After years of dipping into cryptocurrency markets, biding their time and preparing strategies, Chicago trading firms are getting serious about trading digital assets, reports the preeminent London-based financial paper the Financial Times (FT).

Several professional Chicago trading firms have entered the crypto-asset fray in a serious way, dedicating whole teams and desks to trading the 10-15 cryptoassets with the most liquidity (higher trading volume). These firms are “proprietary”, meaning they trade with their own funds rather than clients’ funds. Some of the desks have opened multiple locations around the world, adapting to the 24/7 demands of the crypto industry.

This heavy entrance into crypto has been occurring slowly for some time. Not only developing strategies and acclimating to the market, these trading houses had also been scooping up the sort of easy arbitrage opportunities characteristic of a young market: “There was money on the table and you could just pick it up”, but now “[y]ou can tell more professional traders are in the space”, according to a trader a DV Chain.

The firms, enjoying the cozy attitude toward crypto in Chicago, are in it for the long haul when it comes to digital assets.

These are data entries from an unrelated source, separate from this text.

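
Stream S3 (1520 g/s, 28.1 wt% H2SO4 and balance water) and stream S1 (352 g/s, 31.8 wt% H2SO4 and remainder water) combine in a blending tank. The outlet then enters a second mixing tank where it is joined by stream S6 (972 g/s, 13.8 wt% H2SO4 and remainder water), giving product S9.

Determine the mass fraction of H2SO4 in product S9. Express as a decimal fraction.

Overall, product flow = 2844 g/s.
H2SO4 in = 1520×0.281 + 352×0.318 + 972×0.138 = 673.19 g/s.
H2SO4 fraction in S9 = 0.2367.

0.2367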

The head of trading for Cumberland avowed that “[t]he bottom line for us is this isn’t a one-year type experience. Even though the environment might be lower volume, we see a bigger picture down the line”. The firms have employed experienced platform and API companies, such as Trading Technologies, to set up their platforms and trading desks.

Not everyone is onboard yet, however, with some big firms still wary of the lack of maturity of asset-handling and liquidity between exchanges, non-problems in the traditional financial world. “Trading isn’t as much the issue with crypto. It’s more security as well as clearing [….] [t]hose two areas are really in their infancy”, explained a partner from HCTech, a forex trading firm.

Several projects in the crypto space are hard at work building exchange-linking liquidity platforms, for both centralized and decentralized — and even hybrid — platform models.